De la misma opinión son los ex presidentes Fernando Enrique Cardoso (Brasil), César Gaviria (Colombia) y Ernesto Zedillo (México), quienes fueron los primeros ex jefes de Estado en hacer un llamado para "romper el tabú" y discutir alternativas a la prohibición, en el marco de lo cual sugirieron la despenalización de la marihuana.
En este contexto, el caso de Portugal ha llamado poderosamente la atención. En el 2001 ese país se convirtió en el primero en despenalizar el consumo de todas las drogas, cocaína y heroína incluidas. Un estudio de Glenn Greenwald publicado el año pasado por el Cato Institute encontró que la despenalización "no había tenido efectos adversos en las tasas de consumo de drogas", las cuales "en muchas ocasiones se encuentran ahora entre las más bajas de la Unión Europea". Asimismo, constató que había caído el número de encarcelamientos por cuestiones relacionadas con el narcotráfico había disminuido. En cuanto al número de muertes por sobredosis, ha experimentado una caída "espectacular".
Más datos del informe Greenwald sobre el caso portugués: el porcentaje de heroinómanos que se inyectan la droga ha pasado del 45 al 17, debido a que la nueva ley ha dado un gran protagonismo a los programas de desintoxicación. Ese descenso explica, a su vez, que los drogadictos representen sólo el 20% de los casos de VIH en el país ibérico, cuando antes de la despenalización representaban el 56. Por otro lado, como ya no temen ser tratados como criminales, cada vez son más los adictos que buscan ayuda. El número de inscritos en programas de sustitución de drogas ha pasado de los 6.000 de 1999 a los 24.000 de 2008. A todo esto, no se ha registrado un aumento en el consumo de drogas.
La experiencia de Portugal demuestra que hay alternativas. Sin embargo, la despenalización, aunque es un paso en la dirección correcta, no elimina el mercado negro en la producción y comercialización de las drogas. Eso sólo lo logra la legalización.
Al legalizar las drogas, los gobiernos tendrían más control sobre el mercado de estupefacientes; podrían regular y gravar su producción y venta, como ya hacen con el tabaco y el alcohol. Además, el dinero derivado de tales impuestos les permitiría brindar tratamiento a los adictos. Al igual que con la despenalización, la legalización haría posible afrontar de mejor manera el flagelo de la drogadicción, al remover el estigma que pesa sobre los consumidores.

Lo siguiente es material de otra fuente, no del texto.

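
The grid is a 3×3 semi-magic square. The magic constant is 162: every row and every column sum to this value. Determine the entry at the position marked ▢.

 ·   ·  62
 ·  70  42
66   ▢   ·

Using row 2: 70 + 42 + ? → (2,1) = 162 − 112 = 50.
From column 1, 162 − (50 + 66) gives (1,1) = 46.
From column 3, 162 − (62 + 42) gives (3,3) = 58.
Using row 1: 46 + 62 + ? → (1,2) = 162 − 108 = 54.
From row 3, 162 − (66 + 58) gives (3,2) = 38.

38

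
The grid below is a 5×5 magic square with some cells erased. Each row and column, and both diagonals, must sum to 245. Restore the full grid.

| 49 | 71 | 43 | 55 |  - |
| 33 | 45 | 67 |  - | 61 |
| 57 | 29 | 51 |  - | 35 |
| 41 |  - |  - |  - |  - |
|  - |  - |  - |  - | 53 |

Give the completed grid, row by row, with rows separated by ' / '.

49 71 43 55 27 / 33 45 67 39 61 / 57 29 51 73 35 / 41 63 25 47 69 / 65 37 59 31 53

The remaining cell in row 1 is (1,5) = 245 − 218 = 27.
Row 2 needs 245; the known cells sum to 206, so (2,4) = 39.
Row 3: 57 + 29 + 51 + 35 + ? = 245, so (3,4) = 73.
From column 1, 245 − (49 + 33 + 57 + 41) gives (5,1) = 65.
Column 5 must total 245; the given cells sum to 176, so (4,5) = 69.
Main diagonal must total 245; the given cells sum to 198, so (4,4) = 47.
Using anti-diagonal: 27 + 39 + 51 + 65 + ? → (4,2) = 245 − 182 = 63.
Row 4 must total 245; the given cells sum to 220, so (4,3) = 25.
The remaining cell in column 2 is (5,2) = 245 − 208 = 37.
Using column 3: 43 + 67 + 51 + 25 + ? → (5,3) = 245 − 186 = 59.
Column 4 needs 245; the known cells sum to 214, so (5,4) = 31.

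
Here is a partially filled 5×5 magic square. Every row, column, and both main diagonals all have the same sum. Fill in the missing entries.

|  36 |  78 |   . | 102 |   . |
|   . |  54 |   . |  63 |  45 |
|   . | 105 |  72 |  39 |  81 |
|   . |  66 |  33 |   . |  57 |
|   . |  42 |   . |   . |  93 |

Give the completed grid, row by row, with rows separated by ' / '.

36 78 60 102 69 / 87 54 96 63 45 / 48 105 72 39 81 / 99 66 33 90 57 / 75 42 84 51 93

Column 2 is already complete: 78 + 54 + 105 + 66 + 42 = 345, so that is the magic constant.
Row 3 needs 345; the known cells sum to 297, so (3,1) = 48.
Column 5 needs 345; the known cells sum to 276, so (1,5) = 69.
Main diagonal must total 345; the given cells sum to 255, so (4,4) = 90.
Anti-diagonal needs 345; the known cells sum to 270, so (5,1) = 75.
From row 1, 345 − (36 + 78 + 102 + 69) gives (1,3) = 60.
Row 4 needs 345; the known cells sum to 246, so (4,1) = 99.
Using column 1: 36 + 48 + 99 + 75 + ? → (2,1) = 345 − 258 = 87.
The remaining cell in column 4 is (5,4) = 345 − 294 = 51.
Row 2 needs 345; the known cells sum to 249, so (2,3) = 96.
Row 5 must total 345; the given cells sum to 261, so (5,3) = 84.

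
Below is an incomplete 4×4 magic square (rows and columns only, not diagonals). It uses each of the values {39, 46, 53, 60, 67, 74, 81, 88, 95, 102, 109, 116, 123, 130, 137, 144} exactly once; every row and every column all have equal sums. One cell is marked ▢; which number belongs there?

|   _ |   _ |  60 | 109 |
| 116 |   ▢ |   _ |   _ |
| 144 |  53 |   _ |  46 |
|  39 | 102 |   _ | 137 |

81

The 16 entries sum to 1464, so each line sums to 1464/4 = 366.
The remaining cell in row 3 is (3,3) = 366 − 243 = 123.
Using row 4: 39 + 102 + 137 + ? → (4,3) = 366 − 278 = 88.
Column 1: 116 + 144 + 39 + ? = 366, so (1,1) = 67.
Using column 3: 60 + 123 + 88 + ? → (2,3) = 366 − 271 = 95.
Column 4: 109 + 46 + 137 + ? = 366, so (2,4) = 74.
From row 1, 366 − (67 + 60 + 109) gives (1,2) = 130.
From row 2, 366 − (116 + 95 + 74) gives (2,2) = 81.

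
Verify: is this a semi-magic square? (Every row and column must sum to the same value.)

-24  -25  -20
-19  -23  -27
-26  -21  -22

Row 1: -24 + (-25) + (-20) = -69.
Row 2: -19 + (-23) + (-27) = -69.
Row 3: -26 + (-21) + (-22) = -69.
Column 1: -24 + (-19) + (-26) = -69.
Column 2: -25 + (-23) + (-21) = -69.
Column 3: -20 + (-27) + (-22) = -69.
All lines sum to -69.

Yes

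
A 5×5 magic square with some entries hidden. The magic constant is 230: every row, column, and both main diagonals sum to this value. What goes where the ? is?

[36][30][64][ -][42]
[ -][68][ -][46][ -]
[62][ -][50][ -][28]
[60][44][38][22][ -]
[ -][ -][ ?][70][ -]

From row 1, 230 − (36 + 30 + 64 + 42) gives (1,4) = 58.
From row 4, 230 − (60 + 44 + 38 + 22) gives (4,5) = 66.
Column 4 needs 230; the known cells sum to 196, so (3,4) = 34.
Using main diagonal: 36 + 68 + 50 + 22 + ? → (5,5) = 230 − 176 = 54.
Anti-diagonal must total 230; the given cells sum to 182, so (5,1) = 48.
Row 3 must total 230; the given cells sum to 174, so (3,2) = 56.
Using column 1: 36 + 62 + 60 + 48 + ? → (2,1) = 230 − 206 = 24.
The remaining cell in column 2 is (5,2) = 230 − 198 = 32.
The remaining cell in column 5 is (2,5) = 230 − 190 = 40.
Row 2 needs 230; the known cells sum to 178, so (2,3) = 52.
Row 5 needs 230; the known cells sum to 204, so (5,3) = 26.

26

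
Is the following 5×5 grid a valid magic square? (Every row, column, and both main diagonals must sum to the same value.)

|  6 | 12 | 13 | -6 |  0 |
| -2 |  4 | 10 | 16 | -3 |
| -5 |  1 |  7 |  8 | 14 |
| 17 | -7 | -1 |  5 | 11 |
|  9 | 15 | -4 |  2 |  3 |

Row 1: 6 + 12 + 13 + (-6) + 0 = 25.
Row 2: -2 + 4 + 10 + 16 + (-3) = 25.
Row 3: -5 + 1 + 7 + 8 + 14 = 25.
Row 4: 17 + (-7) + (-1) + 5 + 11 = 25.
Row 5: 9 + 15 + (-4) + 2 + 3 = 25.
Column 1: 6 + (-2) + (-5) + 17 + 9 = 25.
Column 2: 12 + 4 + 1 + (-7) + 15 = 25.
Column 3: 13 + 10 + 7 + (-1) + (-4) = 25.
Column 4: -6 + 16 + 8 + 5 + 2 = 25.
Column 5: 0 + (-3) + 14 + 11 + 3 = 25.
Main diagonal: 6 + 4 + 7 + 5 + 3 = 25.
Anti-diagonal: 0 + 16 + 7 + (-7) + 9 = 25.
All lines sum to 25.

Yes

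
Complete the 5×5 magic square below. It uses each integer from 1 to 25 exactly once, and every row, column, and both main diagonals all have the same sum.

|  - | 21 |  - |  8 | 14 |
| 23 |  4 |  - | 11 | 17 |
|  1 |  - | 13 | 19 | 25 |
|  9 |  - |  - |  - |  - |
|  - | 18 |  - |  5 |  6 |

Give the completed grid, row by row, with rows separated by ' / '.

The entries are 1 through 25, which sum to 325, so each line sums to 325/5 = 65.
The remaining cell in row 2 is (2,3) = 65 − 55 = 10.
Row 3 needs 65; the known cells sum to 58, so (3,2) = 7.
Column 2: 21 + 4 + 7 + 18 + ? = 65, so (4,2) = 15.
Using column 4: 8 + 11 + 19 + 5 + ? → (4,4) = 65 − 43 = 22.
Column 5 needs 65; the known cells sum to 62, so (4,5) = 3.
Using main diagonal: 4 + 13 + 22 + 6 + ? → (1,1) = 65 − 45 = 20.
Anti-diagonal must total 65; the given cells sum to 53, so (5,1) = 12.
The remaining cell in row 1 is (1,3) = 65 − 63 = 2.
From row 4, 65 − (9 + 15 + 22 + 3) gives (4,3) = 16.
Row 5: 12 + 18 + 5 + 6 + ? = 65, so (5,3) = 24.

20 21 2 8 14 / 23 4 10 11 17 / 1 7 13 19 25 / 9 15 16 22 3 / 12 18 24 5 6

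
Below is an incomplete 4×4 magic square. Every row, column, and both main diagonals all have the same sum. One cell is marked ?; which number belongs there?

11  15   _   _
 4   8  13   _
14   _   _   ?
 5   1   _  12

7

Column 1 is complete and sums to 34; that is the magic constant.
From row 2, 34 − (4 + 8 + 13) gives (2,4) = 9.
From row 4, 34 − (5 + 1 + 12) gives (4,3) = 16.
Using column 2: 15 + 8 + 1 + ? → (3,2) = 34 − 24 = 10.
Using main diagonal: 11 + 8 + 12 + ? → (3,3) = 34 − 31 = 3.
Anti-diagonal needs 34; the known cells sum to 28, so (1,4) = 6.
Using row 1: 11 + 15 + 6 + ? → (1,3) = 34 − 32 = 2.
Using row 3: 14 + 10 + 3 + ? → (3,4) = 34 − 27 = 7.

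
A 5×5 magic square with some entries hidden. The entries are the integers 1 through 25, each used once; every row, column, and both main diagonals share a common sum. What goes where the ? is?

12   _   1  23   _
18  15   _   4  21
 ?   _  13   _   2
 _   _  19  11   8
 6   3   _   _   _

The entries are 1 through 25, which sum to 325, so each line sums to 325/5 = 65.
From row 2, 65 − (18 + 15 + 4 + 21) gives (2,3) = 7.
Using column 3: 1 + 7 + 13 + 19 + ? → (5,3) = 65 − 40 = 25.
Using main diagonal: 12 + 15 + 13 + 11 + ? → (5,5) = 65 − 51 = 14.
Row 5: 6 + 3 + 25 + 14 + ? = 65, so (5,4) = 17.
Column 4 needs 65; the known cells sum to 55, so (3,4) = 10.
Column 5 must total 65; the given cells sum to 45, so (1,5) = 20.
The remaining cell in anti-diagonal is (4,2) = 65 − 43 = 22.
Row 1: 12 + 1 + 23 + 20 + ? = 65, so (1,2) = 9.
From row 4, 65 − (22 + 19 + 11 + 8) gives (4,1) = 5.
Column 1 needs 65; the known cells sum to 41, so (3,1) = 24.

24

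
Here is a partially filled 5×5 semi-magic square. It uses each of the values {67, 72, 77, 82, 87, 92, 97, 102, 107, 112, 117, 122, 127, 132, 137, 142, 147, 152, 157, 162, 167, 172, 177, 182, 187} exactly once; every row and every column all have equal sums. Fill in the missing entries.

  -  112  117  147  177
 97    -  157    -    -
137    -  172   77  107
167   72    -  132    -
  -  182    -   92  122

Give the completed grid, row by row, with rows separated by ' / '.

The 25 entries sum to 3175, so each line sums to 3175/5 = 635.
The remaining cell in row 1 is (1,1) = 635 − 553 = 82.
The remaining cell in row 3 is (3,2) = 635 − 493 = 142.
Column 1 needs 635; the known cells sum to 483, so (5,1) = 152.
Column 2 needs 635; the known cells sum to 508, so (2,2) = 127.
Column 4 needs 635; the known cells sum to 448, so (2,4) = 187.
Using row 2: 97 + 127 + 157 + 187 + ? → (2,5) = 635 − 568 = 67.
The remaining cell in row 5 is (5,3) = 635 − 548 = 87.
From column 3, 635 − (117 + 157 + 172 + 87) gives (4,3) = 102.
Column 5: 177 + 67 + 107 + 122 + ? = 635, so (4,5) = 162.

82 112 117 147 177 / 97 127 157 187 67 / 137 142 172 77 107 / 167 72 102 132 162 / 152 182 87 92 122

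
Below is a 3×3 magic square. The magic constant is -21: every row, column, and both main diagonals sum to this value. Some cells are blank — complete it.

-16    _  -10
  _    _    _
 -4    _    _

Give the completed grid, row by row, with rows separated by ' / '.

-16 5 -10 / -1 -7 -13 / -4 -19 2

Row 1 needs -21; the known cells sum to -26, so (1,2) = 5.
Column 1 must total -21; the given cells sum to -20, so (2,1) = -1.
From anti-diagonal, -21 − (-10 + (-4)) gives (2,2) = -7.
Row 2 needs -21; the known cells sum to -8, so (2,3) = -13.
The remaining cell in column 2 is (3,2) = -21 − (-2) = -19.
Using column 3: -10 + (-13) + ? → (3,3) = -21 − (-23) = 2.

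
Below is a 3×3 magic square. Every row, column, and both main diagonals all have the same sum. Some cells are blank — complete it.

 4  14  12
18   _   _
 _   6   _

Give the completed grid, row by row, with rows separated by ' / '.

Row 1 is already complete: 4 + 14 + 12 = 30, so that is the magic constant.
Column 1 must total 30; the given cells sum to 22, so (3,1) = 8.
Column 2 must total 30; the given cells sum to 20, so (2,2) = 10.
Main diagonal needs 30; the known cells sum to 14, so (3,3) = 16.
Row 2 must total 30; the given cells sum to 28, so (2,3) = 2.

4 14 12 / 18 10 2 / 8 6 16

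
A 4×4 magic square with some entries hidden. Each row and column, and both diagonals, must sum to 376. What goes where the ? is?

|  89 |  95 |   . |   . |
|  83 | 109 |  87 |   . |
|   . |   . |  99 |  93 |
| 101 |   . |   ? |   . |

105

The remaining cell in row 2 is (2,4) = 376 − 279 = 97.
Column 1: 89 + 83 + 101 + ? = 376, so (3,1) = 103.
Main diagonal: 89 + 109 + 99 + ? = 376, so (4,4) = 79.
Row 3: 103 + 99 + 93 + ? = 376, so (3,2) = 81.
From column 2, 376 − (95 + 109 + 81) gives (4,2) = 91.
From column 4, 376 − (97 + 93 + 79) gives (1,4) = 107.
Using row 1: 89 + 95 + 107 + ? → (1,3) = 376 − 291 = 85.
Row 4 must total 376; the given cells sum to 271, so (4,3) = 105.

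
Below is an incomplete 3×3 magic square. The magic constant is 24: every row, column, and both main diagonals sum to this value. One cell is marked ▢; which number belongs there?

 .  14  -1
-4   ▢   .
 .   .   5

8

From row 1, 24 − (14 + (-1)) gives (1,1) = 11.
Column 1 needs 24; the known cells sum to 7, so (3,1) = 17.
Column 3 must total 24; the given cells sum to 4, so (2,3) = 20.
Main diagonal must total 24; the given cells sum to 16, so (2,2) = 8.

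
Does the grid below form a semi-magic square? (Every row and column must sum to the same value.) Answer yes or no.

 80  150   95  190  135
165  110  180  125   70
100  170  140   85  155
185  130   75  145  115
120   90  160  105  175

Yes

Row 1: 80 + 150 + 95 + 190 + 135 = 650.
Row 2: 165 + 110 + 180 + 125 + 70 = 650.
Row 3: 100 + 170 + 140 + 85 + 155 = 650.
Row 4: 185 + 130 + 75 + 145 + 115 = 650.
Row 5: 120 + 90 + 160 + 105 + 175 = 650.
Column 1: 80 + 165 + 100 + 185 + 120 = 650.
Column 2: 150 + 110 + 170 + 130 + 90 = 650.
Column 3: 95 + 180 + 140 + 75 + 160 = 650.
Column 4: 190 + 125 + 85 + 145 + 105 = 650.
Column 5: 135 + 70 + 155 + 115 + 175 = 650.
All lines sum to 650.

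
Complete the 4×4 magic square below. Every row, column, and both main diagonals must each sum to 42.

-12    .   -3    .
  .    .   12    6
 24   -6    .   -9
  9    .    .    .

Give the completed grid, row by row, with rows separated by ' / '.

-12 30 -3 27 / 21 3 12 6 / 24 -6 33 -9 / 9 15 0 18

Row 3: 24 + (-6) + (-9) + ? = 42, so (3,3) = 33.
Column 1 needs 42; the known cells sum to 21, so (2,1) = 21.
Column 3 must total 42; the given cells sum to 42, so (4,3) = 0.
Using anti-diagonal: 12 + (-6) + 9 + ? → (1,4) = 42 − 15 = 27.
The remaining cell in row 1 is (1,2) = 42 − 12 = 30.
Row 2 needs 42; the known cells sum to 39, so (2,2) = 3.
Column 2 must total 42; the given cells sum to 27, so (4,2) = 15.
Column 4 must total 42; the given cells sum to 24, so (4,4) = 18.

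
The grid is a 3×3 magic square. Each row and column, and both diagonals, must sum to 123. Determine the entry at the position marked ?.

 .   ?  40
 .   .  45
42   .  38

39

Using row 3: 42 + 38 + ? → (3,2) = 123 − 80 = 43.
Anti-diagonal must total 123; the given cells sum to 82, so (2,2) = 41.
Row 2: 41 + 45 + ? = 123, so (2,1) = 37.
Using column 1: 37 + 42 + ? → (1,1) = 123 − 79 = 44.
From column 2, 123 − (41 + 43) gives (1,2) = 39.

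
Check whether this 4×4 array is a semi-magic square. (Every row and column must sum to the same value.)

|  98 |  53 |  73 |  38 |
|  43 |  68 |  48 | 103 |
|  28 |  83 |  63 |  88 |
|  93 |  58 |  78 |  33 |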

Con todo, la mayor ventaja de la legalización es que ahuyentaría en gran medida a los elementos criminales del negocio de las drogas, lo cual haría disminuir, si no erradicar, la violencia y la corrupción asociadas a la prohibición.
Ningún defensor de la legalización ha dicho que ésta sea la panacea. Sin embargo, sí es sustancialmente mejor que la patentemente fracasada Guerra Contra las Drogas. La legalización no es una solución al problema de las drogas. La drogadicción continuará siendo un flagelo, pero, así como la prohibición del alcohol resultó ser un enfoque equivocado al problema del alcoholismo, de igual forma la Guerra Contra las Drogas ha sido una manera equivocada de afrontar los problemas relacionados con el uso abusivo de las drogas. Ya es hora de que caigamos en la cuenta.